Are all ancient folks white and talk with british accents?

Despite popular belief, the people of the ancient near east and mediterranean were pretty dark. Skin color is determined by two factors, pigment and tanning. The more pigment, the darker your skin, and the better you flesh deals with intense sunshine. Thus, in places like Africa and the Mediterranean, humans adapted to have darker skin.  And if you spent a lot of time outdoors, like they did in the ancient world, you got pretty tanned.

Also, as homo sapiens migrated north to places that didn’t have year-round sunshine, we started to lose our pigmentation. Sure, if you spent enough time in the sun, you still get tanned and “dark”, but your base skin state would be paler.
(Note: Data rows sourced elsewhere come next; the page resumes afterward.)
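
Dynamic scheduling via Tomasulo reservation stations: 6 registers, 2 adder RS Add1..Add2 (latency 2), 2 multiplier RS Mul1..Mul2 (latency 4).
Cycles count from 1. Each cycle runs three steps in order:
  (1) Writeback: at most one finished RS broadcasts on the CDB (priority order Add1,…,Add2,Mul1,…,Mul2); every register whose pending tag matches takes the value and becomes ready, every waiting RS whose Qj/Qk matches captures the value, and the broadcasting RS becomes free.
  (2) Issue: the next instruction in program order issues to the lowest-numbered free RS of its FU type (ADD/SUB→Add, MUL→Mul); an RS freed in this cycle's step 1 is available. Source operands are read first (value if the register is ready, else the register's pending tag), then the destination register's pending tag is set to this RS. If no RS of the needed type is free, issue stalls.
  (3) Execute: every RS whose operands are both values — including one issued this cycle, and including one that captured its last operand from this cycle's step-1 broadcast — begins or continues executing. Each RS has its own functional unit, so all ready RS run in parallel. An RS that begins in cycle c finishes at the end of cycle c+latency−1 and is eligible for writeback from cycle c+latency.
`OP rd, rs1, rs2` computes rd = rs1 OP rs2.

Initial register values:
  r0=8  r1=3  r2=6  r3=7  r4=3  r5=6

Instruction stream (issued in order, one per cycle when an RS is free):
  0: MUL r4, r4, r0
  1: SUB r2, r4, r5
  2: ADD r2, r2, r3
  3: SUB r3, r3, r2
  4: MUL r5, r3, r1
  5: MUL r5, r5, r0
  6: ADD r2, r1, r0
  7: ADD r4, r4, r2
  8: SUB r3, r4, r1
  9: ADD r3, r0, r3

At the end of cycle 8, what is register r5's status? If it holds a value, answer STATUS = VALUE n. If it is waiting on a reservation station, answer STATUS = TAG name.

cycle 1: issue MUL r4<-Mul1 // r0:8,r1:3,r2:6,r3:7,r4:Mul1,r5:6
cycle 2: issue SUB r2<-Add1 // r0:8,r1:3,r2:Add1,r3:7,r4:Mul1,r5:6
cycle 3: issue ADD r2<-Add2 // r0:8,r1:3,r2:Add2,r3:7,r4:Mul1,r5:6
cycle 4: stall // r0:8,r1:3,r2:Add2,r3:7,r4:Mul1,r5:6
cycle 5: CDB Mul1=24; stall // r0:8,r1:3,r2:Add2,r3:7,r4:24,r5:6
cycle 6: stall // r0:8,r1:3,r2:Add2,r3:7,r4:24,r5:6
cycle 7: CDB Add1=18; issue SUB r3<-Add1 // r0:8,r1:3,r2:Add2,r3:Add1,r4:24,r5:6
cycle 8: issue MUL r5<-Mul1 // r0:8,r1:3,r2:Add2,r3:Add1,r4:24,r5:Mul1

STATUS = TAG Mul1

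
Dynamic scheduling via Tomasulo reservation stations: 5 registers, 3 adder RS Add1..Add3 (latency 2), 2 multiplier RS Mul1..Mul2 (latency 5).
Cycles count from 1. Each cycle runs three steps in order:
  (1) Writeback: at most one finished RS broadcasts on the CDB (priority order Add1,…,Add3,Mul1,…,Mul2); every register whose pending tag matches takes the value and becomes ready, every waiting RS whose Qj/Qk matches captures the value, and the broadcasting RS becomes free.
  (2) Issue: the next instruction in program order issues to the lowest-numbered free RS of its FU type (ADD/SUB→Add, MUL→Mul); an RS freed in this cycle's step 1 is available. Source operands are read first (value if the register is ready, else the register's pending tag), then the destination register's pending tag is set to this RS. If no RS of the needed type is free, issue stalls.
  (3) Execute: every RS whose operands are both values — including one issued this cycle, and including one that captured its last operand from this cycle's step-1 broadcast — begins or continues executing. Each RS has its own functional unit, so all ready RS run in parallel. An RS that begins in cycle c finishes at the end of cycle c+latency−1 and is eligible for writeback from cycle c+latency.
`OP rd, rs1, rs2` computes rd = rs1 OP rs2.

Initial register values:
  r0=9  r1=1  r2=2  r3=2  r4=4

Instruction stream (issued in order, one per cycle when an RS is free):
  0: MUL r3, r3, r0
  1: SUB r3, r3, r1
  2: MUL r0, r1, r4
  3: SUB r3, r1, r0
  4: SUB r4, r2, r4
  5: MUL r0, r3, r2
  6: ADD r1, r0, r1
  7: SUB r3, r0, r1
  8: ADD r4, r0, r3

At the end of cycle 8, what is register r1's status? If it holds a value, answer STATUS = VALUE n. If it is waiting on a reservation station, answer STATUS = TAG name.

STATUS = TAG Add3

  c1: issue MUL r3<-Mul1  regs: r0:9,r1:1,r2:2,r3:Mul1,r4:4
  c2: issue SUB r3<-Add1  regs: r0:9,r1:1,r2:2,r3:Add1,r4:4
  c3: issue MUL r0<-Mul2  regs: r0:Mul2,r1:1,r2:2,r3:Add1,r4:4
  c4: issue SUB r3<-Add2  regs: r0:Mul2,r1:1,r2:2,r3:Add2,r4:4
  c5: issue SUB r4<-Add3  regs: r0:Mul2,r1:1,r2:2,r3:Add2,r4:Add3
  c6: CDB Mul1=18; issue MUL r0<-Mul1  regs: r0:Mul1,r1:1,r2:2,r3:Add2,r4:Add3
  c7: CDB Add3=-2; issue ADD r1<-Add3  regs: r0:Mul1,r1:Add3,r2:2,r3:Add2,r4:-2
  c8: CDB Add1=17; issue SUB r3<-Add1  regs: r0:Mul1,r1:Add3,r2:2,r3:Add1,r4:-2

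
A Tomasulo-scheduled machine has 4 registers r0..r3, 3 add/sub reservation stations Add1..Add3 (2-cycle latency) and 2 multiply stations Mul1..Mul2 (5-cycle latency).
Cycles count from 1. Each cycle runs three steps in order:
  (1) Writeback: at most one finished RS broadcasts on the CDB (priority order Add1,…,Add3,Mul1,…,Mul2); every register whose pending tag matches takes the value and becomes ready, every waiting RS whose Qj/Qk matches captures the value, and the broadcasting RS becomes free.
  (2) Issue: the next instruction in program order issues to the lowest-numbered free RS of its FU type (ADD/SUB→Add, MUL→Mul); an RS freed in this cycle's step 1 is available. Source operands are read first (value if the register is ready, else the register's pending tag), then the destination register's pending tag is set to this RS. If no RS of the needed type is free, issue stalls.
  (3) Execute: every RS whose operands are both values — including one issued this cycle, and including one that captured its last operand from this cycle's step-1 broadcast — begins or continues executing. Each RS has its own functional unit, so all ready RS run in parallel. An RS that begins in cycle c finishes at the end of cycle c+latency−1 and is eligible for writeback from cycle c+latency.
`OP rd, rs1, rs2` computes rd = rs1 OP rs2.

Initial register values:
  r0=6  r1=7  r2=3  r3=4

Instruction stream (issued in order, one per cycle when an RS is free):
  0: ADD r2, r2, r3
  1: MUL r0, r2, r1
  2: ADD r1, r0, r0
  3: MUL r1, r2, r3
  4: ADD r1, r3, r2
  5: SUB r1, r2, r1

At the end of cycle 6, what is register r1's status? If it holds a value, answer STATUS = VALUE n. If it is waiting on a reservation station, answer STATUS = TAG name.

c1: issue ADD r2<-Add1 | r0:6,r1:7,r2:Add1,r3:4
c2: issue MUL r0<-Mul1 | r0:Mul1,r1:7,r2:Add1,r3:4
c3: CDB Add1=7; issue ADD r1<-Add1 | r0:Mul1,r1:Add1,r2:7,r3:4
c4: issue MUL r1<-Mul2 | r0:Mul1,r1:Mul2,r2:7,r3:4
c5: issue ADD r1<-Add2 | r0:Mul1,r1:Add2,r2:7,r3:4
c6: issue SUB r1<-Add3 | r0:Mul1,r1:Add3,r2:7,r3:4

STATUS = TAG Add3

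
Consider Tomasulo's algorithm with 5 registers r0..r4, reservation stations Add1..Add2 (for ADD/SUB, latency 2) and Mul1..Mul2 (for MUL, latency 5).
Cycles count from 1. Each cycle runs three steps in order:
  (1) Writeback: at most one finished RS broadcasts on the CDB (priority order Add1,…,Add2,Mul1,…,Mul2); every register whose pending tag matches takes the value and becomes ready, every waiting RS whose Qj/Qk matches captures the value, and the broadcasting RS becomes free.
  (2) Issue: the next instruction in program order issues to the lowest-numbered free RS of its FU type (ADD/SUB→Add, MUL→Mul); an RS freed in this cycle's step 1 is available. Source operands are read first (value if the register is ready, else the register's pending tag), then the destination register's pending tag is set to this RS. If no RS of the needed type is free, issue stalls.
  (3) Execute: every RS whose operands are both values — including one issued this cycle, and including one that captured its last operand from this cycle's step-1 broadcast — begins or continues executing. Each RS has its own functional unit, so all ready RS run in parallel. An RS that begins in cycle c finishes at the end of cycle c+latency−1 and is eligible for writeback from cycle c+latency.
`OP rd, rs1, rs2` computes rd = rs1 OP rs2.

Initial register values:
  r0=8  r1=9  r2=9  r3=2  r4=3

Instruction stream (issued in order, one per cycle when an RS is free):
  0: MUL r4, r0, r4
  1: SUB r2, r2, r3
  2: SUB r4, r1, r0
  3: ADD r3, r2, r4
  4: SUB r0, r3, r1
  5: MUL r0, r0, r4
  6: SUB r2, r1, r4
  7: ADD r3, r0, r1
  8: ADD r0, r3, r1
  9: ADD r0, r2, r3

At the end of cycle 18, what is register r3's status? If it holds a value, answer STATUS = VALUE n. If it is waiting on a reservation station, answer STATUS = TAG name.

c1: issue MUL r4<-Mul1 | r0:8,r1:9,r2:9,r3:2,r4:Mul1
c2: issue SUB r2<-Add1 | r0:8,r1:9,r2:Add1,r3:2,r4:Mul1
c3: issue SUB r4<-Add2 | r0:8,r1:9,r2:Add1,r3:2,r4:Add2
c4: CDB Add1=7; issue ADD r3<-Add1 | r0:8,r1:9,r2:7,r3:Add1,r4:Add2
c5: CDB Add2=1; issue SUB r0<-Add2 | r0:Add2,r1:9,r2:7,r3:Add1,r4:1
c6: CDB Mul1=24; issue MUL r0<-Mul1 | r0:Mul1,r1:9,r2:7,r3:Add1,r4:1
c7: CDB Add1=8; issue SUB r2<-Add1 | r0:Mul1,r1:9,r2:Add1,r3:8,r4:1
c8: stall | r0:Mul1,r1:9,r2:Add1,r3:8,r4:1
c9: CDB Add1=8; issue ADD r3<-Add1 | r0:Mul1,r1:9,r2:8,r3:Add1,r4:1
c10: CDB Add2=-1; issue ADD r0<-Add2 | r0:Add2,r1:9,r2:8,r3:Add1,r4:1
c11: stall | r0:Add2,r1:9,r2:8,r3:Add1,r4:1
c12: stall | r0:Add2,r1:9,r2:8,r3:Add1,r4:1
c13: stall | r0:Add2,r1:9,r2:8,r3:Add1,r4:1
c14: stall | r0:Add2,r1:9,r2:8,r3:Add1,r4:1
c15: CDB Mul1=-1; stall | r0:Add2,r1:9,r2:8,r3:Add1,r4:1
c16: stall | r0:Add2,r1:9,r2:8,r3:Add1,r4:1
c17: CDB Add1=8; issue ADD r0<-Add1 | r0:Add1,r1:9,r2:8,r3:8,r4:1
c18: - | r0:Add1,r1:9,r2:8,r3:8,r4:1

STATUS = VALUE 8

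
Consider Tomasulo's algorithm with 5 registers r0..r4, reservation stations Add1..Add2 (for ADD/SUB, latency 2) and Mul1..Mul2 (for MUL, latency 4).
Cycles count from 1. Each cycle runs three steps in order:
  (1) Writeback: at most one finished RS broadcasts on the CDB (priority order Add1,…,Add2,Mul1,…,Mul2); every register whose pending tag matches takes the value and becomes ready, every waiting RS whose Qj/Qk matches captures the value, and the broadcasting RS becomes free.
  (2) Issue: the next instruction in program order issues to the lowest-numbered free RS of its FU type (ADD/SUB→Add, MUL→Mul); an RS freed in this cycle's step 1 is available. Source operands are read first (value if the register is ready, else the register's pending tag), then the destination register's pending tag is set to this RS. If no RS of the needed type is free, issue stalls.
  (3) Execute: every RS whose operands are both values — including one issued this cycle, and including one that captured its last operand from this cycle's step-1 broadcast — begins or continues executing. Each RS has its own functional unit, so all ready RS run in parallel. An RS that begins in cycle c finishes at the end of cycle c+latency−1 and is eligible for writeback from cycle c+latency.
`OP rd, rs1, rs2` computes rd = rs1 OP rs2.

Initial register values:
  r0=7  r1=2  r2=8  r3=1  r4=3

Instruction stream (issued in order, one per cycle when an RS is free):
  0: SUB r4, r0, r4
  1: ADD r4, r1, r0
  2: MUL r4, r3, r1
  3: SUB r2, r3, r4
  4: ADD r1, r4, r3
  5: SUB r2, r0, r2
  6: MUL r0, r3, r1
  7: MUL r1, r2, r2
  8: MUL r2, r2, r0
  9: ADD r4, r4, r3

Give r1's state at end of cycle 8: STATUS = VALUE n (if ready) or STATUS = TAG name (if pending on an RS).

STATUS = TAG Add2

  c1: issue SUB r4<-Add1  regs: r0:7,r1:2,r2:8,r3:1,r4:Add1
  c2: issue ADD r4<-Add2  regs: r0:7,r1:2,r2:8,r3:1,r4:Add2
  c3: CDB Add1=4; issue MUL r4<-Mul1  regs: r0:7,r1:2,r2:8,r3:1,r4:Mul1
  c4: CDB Add2=9; issue SUB r2<-Add1  regs: r0:7,r1:2,r2:Add1,r3:1,r4:Mul1
  c5: issue ADD r1<-Add2  regs: r0:7,r1:Add2,r2:Add1,r3:1,r4:Mul1
  c6: stall  regs: r0:7,r1:Add2,r2:Add1,r3:1,r4:Mul1
  c7: CDB Mul1=2; stall  regs: r0:7,r1:Add2,r2:Add1,r3:1,r4:2
  c8: stall  regs: r0:7,r1:Add2,r2:Add1,r3:1,r4:2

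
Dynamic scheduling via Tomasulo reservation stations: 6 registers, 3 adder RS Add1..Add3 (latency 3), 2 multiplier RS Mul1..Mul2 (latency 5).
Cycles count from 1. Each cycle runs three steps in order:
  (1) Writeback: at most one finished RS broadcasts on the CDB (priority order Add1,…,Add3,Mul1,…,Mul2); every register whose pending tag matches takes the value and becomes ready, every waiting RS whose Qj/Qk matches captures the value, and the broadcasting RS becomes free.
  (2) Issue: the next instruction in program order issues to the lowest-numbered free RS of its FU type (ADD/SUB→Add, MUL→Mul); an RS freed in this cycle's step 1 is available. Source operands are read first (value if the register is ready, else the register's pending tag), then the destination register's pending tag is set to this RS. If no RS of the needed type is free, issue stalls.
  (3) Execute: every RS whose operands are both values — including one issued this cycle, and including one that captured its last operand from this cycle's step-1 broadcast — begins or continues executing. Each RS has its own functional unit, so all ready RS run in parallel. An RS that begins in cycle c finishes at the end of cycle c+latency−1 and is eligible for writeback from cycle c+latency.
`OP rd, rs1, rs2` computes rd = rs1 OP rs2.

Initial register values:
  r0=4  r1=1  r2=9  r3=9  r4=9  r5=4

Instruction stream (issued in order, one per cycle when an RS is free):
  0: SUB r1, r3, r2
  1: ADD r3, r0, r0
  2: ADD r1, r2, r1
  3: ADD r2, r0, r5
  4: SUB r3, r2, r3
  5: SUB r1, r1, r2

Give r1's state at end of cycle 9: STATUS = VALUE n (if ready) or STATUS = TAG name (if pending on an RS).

STATUS = TAG Add1

  c1: issue SUB r1<-Add1  regs: r0:4,r1:Add1,r2:9,r3:9,r4:9,r5:4
  c2: issue ADD r3<-Add2  regs: r0:4,r1:Add1,r2:9,r3:Add2,r4:9,r5:4
  c3: issue ADD r1<-Add3  regs: r0:4,r1:Add3,r2:9,r3:Add2,r4:9,r5:4
  c4: CDB Add1=0; issue ADD r2<-Add1  regs: r0:4,r1:Add3,r2:Add1,r3:Add2,r4:9,r5:4
  c5: CDB Add2=8; issue SUB r3<-Add2  regs: r0:4,r1:Add3,r2:Add1,r3:Add2,r4:9,r5:4
  c6: stall  regs: r0:4,r1:Add3,r2:Add1,r3:Add2,r4:9,r5:4
  c7: CDB Add1=8; issue SUB r1<-Add1  regs: r0:4,r1:Add1,r2:8,r3:Add2,r4:9,r5:4
  c8: CDB Add3=9  regs: r0:4,r1:Add1,r2:8,r3:Add2,r4:9,r5:4
  c9: -  regs: r0:4,r1:Add1,r2:8,r3:Add2,r4:9,r5:4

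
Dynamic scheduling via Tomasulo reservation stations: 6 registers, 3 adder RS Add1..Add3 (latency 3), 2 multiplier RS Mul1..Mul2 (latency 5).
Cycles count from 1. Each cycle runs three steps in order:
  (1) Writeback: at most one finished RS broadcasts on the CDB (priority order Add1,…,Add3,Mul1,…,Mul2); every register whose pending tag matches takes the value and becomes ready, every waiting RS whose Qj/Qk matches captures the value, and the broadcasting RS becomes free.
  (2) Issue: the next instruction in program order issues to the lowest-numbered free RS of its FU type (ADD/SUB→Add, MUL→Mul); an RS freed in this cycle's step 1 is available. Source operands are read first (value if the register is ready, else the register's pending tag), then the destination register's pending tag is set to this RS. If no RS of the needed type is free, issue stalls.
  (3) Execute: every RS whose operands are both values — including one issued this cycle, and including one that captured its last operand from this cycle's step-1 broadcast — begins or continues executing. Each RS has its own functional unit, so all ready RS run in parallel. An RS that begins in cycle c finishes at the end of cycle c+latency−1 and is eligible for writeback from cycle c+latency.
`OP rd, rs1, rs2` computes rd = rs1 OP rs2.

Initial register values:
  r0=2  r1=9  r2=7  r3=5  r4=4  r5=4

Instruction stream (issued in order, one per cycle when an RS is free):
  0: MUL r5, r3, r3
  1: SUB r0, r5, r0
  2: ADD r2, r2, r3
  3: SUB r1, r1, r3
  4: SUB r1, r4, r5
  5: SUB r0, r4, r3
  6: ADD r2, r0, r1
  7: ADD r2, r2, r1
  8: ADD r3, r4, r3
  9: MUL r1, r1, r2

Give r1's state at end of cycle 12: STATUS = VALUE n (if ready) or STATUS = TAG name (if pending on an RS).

STATUS = VALUE -21

  c1: issue MUL r5<-Mul1  regs: r0:2,r1:9,r2:7,r3:5,r4:4,r5:Mul1
  c2: issue SUB r0<-Add1  regs: r0:Add1,r1:9,r2:7,r3:5,r4:4,r5:Mul1
  c3: issue ADD r2<-Add2  regs: r0:Add1,r1:9,r2:Add2,r3:5,r4:4,r5:Mul1
  c4: issue SUB r1<-Add3  regs: r0:Add1,r1:Add3,r2:Add2,r3:5,r4:4,r5:Mul1
  c5: stall  regs: r0:Add1,r1:Add3,r2:Add2,r3:5,r4:4,r5:Mul1
  c6: CDB Add2=12; issue SUB r1<-Add2  regs: r0:Add1,r1:Add2,r2:12,r3:5,r4:4,r5:Mul1
  c7: CDB Add3=4; issue SUB r0<-Add3  regs: r0:Add3,r1:Add2,r2:12,r3:5,r4:4,r5:Mul1
  c8: CDB Mul1=25; stall  regs: r0:Add3,r1:Add2,r2:12,r3:5,r4:4,r5:25
  c9: stall  regs: r0:Add3,r1:Add2,r2:12,r3:5,r4:4,r5:25
  c10: CDB Add3=-1; issue ADD r2<-Add3  regs: r0:-1,r1:Add2,r2:Add3,r3:5,r4:4,r5:25
  c11: CDB Add1=23; issue ADD r2<-Add1  regs: r0:-1,r1:Add2,r2:Add1,r3:5,r4:4,r5:25
  c12: CDB Add2=-21; issue ADD r3<-Add2  regs: r0:-1,r1:-21,r2:Add1,r3:Add2,r4:4,r5:25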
brad-pitt-as-achilles ⬅  So this is technically inaccurate, but it sure does look good (Pitt looks like a buff northerner, not a Greek demigod). As for the british accents, that’s because, as Americans, anything that sounds british seems old to us. Hollywood figured that out a long time ago. A greek accent would just feel foreign and strange to us, however appropriate.

 

In Anthropology 101 you learn there is no such thing as race. It doesn’t exist. It’s a common term to try to describe adaptations pockets of civilizations have developed for their unique environments. In fact, the term Caucasian comes from a region in northern Iran/southern Russia that was under the power of the Persian Empire in ancient times.  Hardly white, as common vernacular would place the world.

And yes, contrary to popular debate, Jesus was brown. And Jewish.